Nie twierdzę gwoli ścisłości, że działanie w ramach funkcjonującego prawa jest w ogóle pozbawione sensu. Ale jak każda strategia, tak i ona ma swoje ograniczenia. I wydaje mi się, że w kraju dotkniętym kryzysem, z narastającym wkurwem ludzi na władzę itp trzeba będzie niedługo czegoś więcej, niż kolejnej kilkunastoosobowej pikiety, w oczach szarego człowieka różniącej się od setek pozostałych tylko kolorem flag i treścią (siłą rzeczy ogólnikowych) haseł. Może nie jestem stachanowcem aktywizmu, w zasadzie zaczynam stawiać pierwsze kroki jako społecznik (po latach tkwienia w intelektualnym bagnie libertarianizmu), ale spotykam czasem totalnie apolitycznych ludzi, których naprawdę niewiele dzieli od sięgnięcia po przysłowiowego Mołotowa i zajebania w jakiś materialny symbol władzy, tacy są wkurwieni na cały ten syf. Jeśli tego nie robią to dlatego, że czują się w swojej frustracji osamotnieni i boją się społecznej śmierci, łatki "oszołoma" nieprzystającego do konserwatywno-liberalnego "raju" (ehh, ta siła mediów). Trochę brakuje koncepcji u polskich anarchistów jak "zagospodarować" takie postawy, mam wrażenie...

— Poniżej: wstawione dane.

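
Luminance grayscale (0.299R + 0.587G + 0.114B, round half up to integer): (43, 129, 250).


Gray = 0.299×R + 0.587×G + 0.114×B
Gray = 0.299×43 + 0.587×129 + 0.114×250
Gray = 12.857 + 75.723 + 28.500
Gray = 117.080 → round half up → 117
Gray = 117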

Reasumując tę przydługą wypowiedź, cały ten odwieczny spór netowych insurekcjonistów z "ewolucjonistami" przypomina mi klasyczną kłótnię dwóch gości ślepych na inne oko, o to kto ma lepsze pole widzenia. A przecież obie strategie mają rację bytu i powinny się uzupełniać, w zależności od aktualnego kontekstu społecznego.